# 21

2.6K 429 121
                                    

Satu tangan Heeseung yang terbebas dari pulpen ia gunakan untuk memijit kepalanya yang mendadak berdenyut nyeri. "Serius, kamu sehari aja gak ngerepotin aku, tuh, nggak bisa ya?" tanyanya dengan nada lelah.

Jay, yang duduk di sebelahnya, hanya menopang wajahnya dengan tangan sementara ia mengarahkan badannya untuk menghadap sepenuhnya ke Heeseung. "Kayaknya gak bisa," jawab Jay, nada suaranya terdengar sangat serius sementara bibirnya membentuk senyum kecil. "Soalnya kamu seperti tercipta khusus untukku. Untuk aku repotin."

Heeseung memukul keras lengan remaja di sebelahnya dengan pulpennya. Jay meringis. "Sialan betul kamu." Heeseung mendesis. "Jangan berisik di sini. Ini perpustakaan. Kamu harusnya diam aja."

"Kamu juga banyak bicara, kenapa juga harus aku yang diam?" tukas Jay. Dia melipat kedua tangannya di atas meja. "Jadi bagaimana? Mau bantuin aku?"

"Nggak mau." Heeseung merespon cepat. Dia menutup buku modul biologinya. "Itu di luar job desk-ku."

Alis Jay terangkat dengan gestur usil. "Oh, jadi sekarang kamu mengakui kalau kamu itu babuku? Character development-mu itu bagus banget, aku jadi suka."

"Ya, Tuhan Park Jongseong, kamu itu ngeselin kuadrat!" Heeseung menendang kaki Jay dari bawah meja. "Pergi sana dari perpustakaan! Aku mau belajar! Permintaanmu tadi bakal aku pikirin setelah aku belajar!"

"Ish, ish, bocah ambis yang galak." Jay menggelengkan kepalanya. Heeseung menulikan telinganya--omongan Jay itu jarang ada yang penting, tidak akan rugi jika tidak mendengarkannya. "Ya, ya, aku akan pergi sendiri sebelum aku diusir oleh petugas karena berbuat berisik."

Heeseung mengangguk kecil. Tangannya mulai menulis soal baru pada buku latihannya ketika ia merespon, "orang kayak kamu emang gak seharusnya ada di perpustak--"

Ucapan Heeseung terputus.

"Semangat belajarnya ya, Galak. Kalau kamu menang olimpiade, yang bangga satu sekolah termasuk majikanmu ini."

Heeseung berhenti menulis saat merasakan sebuah telapak tangan mengacak-acak lembut pucuk kepalanya untuk sepersekian detik.

Napasnya terasa berhenti bersamaan dengan detak jantungnya.

Heeseung mengadahkan kepalanya--hanya untuk menemukan punggung lebar Jay mulai berjalan menjauhi tempat Heeseung duduk untuk mengarah ke pintu perpustakaan. Matanya tetap menatap ke sosok Park tersebut sampai anak itu benar-benar menghilang dari pandangannya.

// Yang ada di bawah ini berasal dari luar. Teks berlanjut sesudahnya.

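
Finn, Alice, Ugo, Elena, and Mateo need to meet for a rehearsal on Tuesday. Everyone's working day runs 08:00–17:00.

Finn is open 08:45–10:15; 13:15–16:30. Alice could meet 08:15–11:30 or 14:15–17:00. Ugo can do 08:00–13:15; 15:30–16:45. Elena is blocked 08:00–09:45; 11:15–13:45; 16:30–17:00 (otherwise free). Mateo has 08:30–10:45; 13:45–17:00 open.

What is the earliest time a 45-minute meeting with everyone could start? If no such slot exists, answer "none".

15:30

Finn free: 08:45-10:15, 13:15-16:30.
Alice free: 08:15-11:30, 14:15-17:00.
Ugo free: 08:00-13:15, 15:30-16:45.
Elena free: 09:45-11:15, 13:45-16:30 (invert busy blocks within the working day).
Mateo free: 08:30-10:45, 13:45-17:00.
Finn ∩ Alice: 08:45-10:15, 14:15-16:30.
Finn ∩ Alice ∩ Ugo: 08:45-10:15, 15:30-16:30.
Finn ∩ Alice ∩ Ugo ∩ Elena: 09:45-10:15, 15:30-16:30.
Finn ∩ Alice ∩ Ugo ∩ Elena ∩ Mateo: 09:45-10:15, 15:30-16:30.
The first common window of at least 45 minutes is 15:30-16:30, so the earliest start is 15:30.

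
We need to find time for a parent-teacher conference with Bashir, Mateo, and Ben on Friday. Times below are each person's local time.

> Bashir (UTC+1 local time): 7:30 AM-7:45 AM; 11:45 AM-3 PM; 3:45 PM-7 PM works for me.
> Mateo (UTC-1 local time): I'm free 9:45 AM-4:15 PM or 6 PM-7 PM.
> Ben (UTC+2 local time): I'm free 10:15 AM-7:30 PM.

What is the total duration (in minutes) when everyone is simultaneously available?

345

Bashir in UTC: 06:30-06:45, 10:45-14:00, 14:45-18:00 (subtract 1h to convert from UTC+1).
Mateo in UTC: 10:45-17:15, 19:00-20:00 (add 1h to convert from UTC-1).
Ben in UTC: 08:15-17:30 (subtract 2h to convert from UTC+2).
Bashir ∩ Mateo: 10:45-14:00, 14:45-17:15.
Bashir ∩ Mateo ∩ Ben: 10:45-14:00, 14:45-17:15.
Those are the intersection windows.
Summing the common windows: 195 + 150 = 345 minutes.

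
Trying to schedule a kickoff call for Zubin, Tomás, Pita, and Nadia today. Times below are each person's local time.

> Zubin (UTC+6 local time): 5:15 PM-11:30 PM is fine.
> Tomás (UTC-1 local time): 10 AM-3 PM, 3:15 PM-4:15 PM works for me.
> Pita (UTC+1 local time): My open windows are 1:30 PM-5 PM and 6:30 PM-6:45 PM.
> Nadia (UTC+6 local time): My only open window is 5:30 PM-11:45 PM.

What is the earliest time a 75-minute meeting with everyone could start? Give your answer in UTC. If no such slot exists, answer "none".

Zubin in UTC: 11:15-17:30 (subtract 6h to convert from UTC+6).
Tomás in UTC: 11:00-16:00, 16:15-17:15 (add 1h to convert from UTC-1).
Pita in UTC: 12:30-16:00, 17:30-17:45 (subtract 1h to convert from UTC+1).
Nadia in UTC: 11:30-17:45 (subtract 6h to convert from UTC+6).
Zubin ∩ Tomás: 11:15-16:00, 16:15-17:15.
Zubin ∩ Tomás ∩ Pita: 12:30-16:00.
Zubin ∩ Tomás ∩ Pita ∩ Nadia: 12:30-16:00.
The first common window of at least 75 minutes is 12:30-16:00, so the earliest start is 12:30.

12:30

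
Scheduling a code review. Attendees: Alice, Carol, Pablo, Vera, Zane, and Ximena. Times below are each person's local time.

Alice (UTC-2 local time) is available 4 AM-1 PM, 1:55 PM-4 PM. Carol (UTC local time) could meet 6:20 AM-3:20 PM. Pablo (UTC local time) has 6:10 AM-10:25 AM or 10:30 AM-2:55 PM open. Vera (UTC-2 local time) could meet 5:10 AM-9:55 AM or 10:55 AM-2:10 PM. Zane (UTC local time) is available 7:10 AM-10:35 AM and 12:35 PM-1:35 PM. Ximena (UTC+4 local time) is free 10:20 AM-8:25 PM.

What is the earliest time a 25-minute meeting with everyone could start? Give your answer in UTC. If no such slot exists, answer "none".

07:10

Alice in UTC: 06:00-15:00, 15:55-18:00 (add 2h to convert from UTC-2).
Carol in UTC: 06:20-15:20.
Pablo in UTC: 06:10-10:25, 10:30-14:55.
Vera in UTC: 07:10-11:55, 12:55-16:10 (add 2h to convert from UTC-2).
Zane in UTC: 07:10-10:35, 12:35-13:35.
Ximena in UTC: 06:20-16:25 (subtract 4h to convert from UTC+4).
Alice ∩ Carol: 06:20-15:00.
Alice ∩ Carol ∩ Pablo: 06:20-10:25, 10:30-14:55.
Alice ∩ Carol ∩ Pablo ∩ Vera: 07:10-10:25, 10:30-11:55, 12:55-14:55.
Alice ∩ Carol ∩ Pablo ∩ Vera ∩ Zane: 07:10-10:25, 10:30-10:35, 12:55-13:35.
Alice ∩ Carol ∩ Pablo ∩ Vera ∩ Zane ∩ Ximena: 07:10-10:25, 10:30-10:35, 12:55-13:35.
The first common window of at least 25 minutes is 07:10-10:25, so the earliest start is 07:10.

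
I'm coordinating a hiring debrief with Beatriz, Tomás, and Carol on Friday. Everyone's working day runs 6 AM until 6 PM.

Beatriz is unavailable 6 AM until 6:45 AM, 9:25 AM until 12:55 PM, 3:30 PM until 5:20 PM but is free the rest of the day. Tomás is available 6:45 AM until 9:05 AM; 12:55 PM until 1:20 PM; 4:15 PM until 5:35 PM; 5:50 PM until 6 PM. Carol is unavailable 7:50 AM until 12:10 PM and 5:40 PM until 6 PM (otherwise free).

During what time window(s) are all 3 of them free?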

Mendadak, Heeseung merasa wajahnya panas sekali dan dia ingin menenggelamkan wajahnya di buku modul biologinya. Ia juga tiba-tiba merasakan kedua tangannya mengepal kuat. Sesuatu seperti ingin membuncah dari dalam dirinya tanpa dia ketahui alasannya.

"Seriusan, aku bisa mati lama-lama kalau harus berhadapan terus dengan Park Jongseong ..." bisik Heeseung pelan sambil berusaha fokus kembali ke bukunya. "Dia benar-benar gak bagus buatku. Kita gak clicked. Sampai kapan aku bisa dibabuin dia terus, astaga."


   
    
   
  

"Kamu pacaran sama Lee Heeseung, ya? Akhir-akhir ini banyak desas-desus yang beredar ditambah tadi pagi banyak yang lihat kamu sama Heeseung di perpustakaan."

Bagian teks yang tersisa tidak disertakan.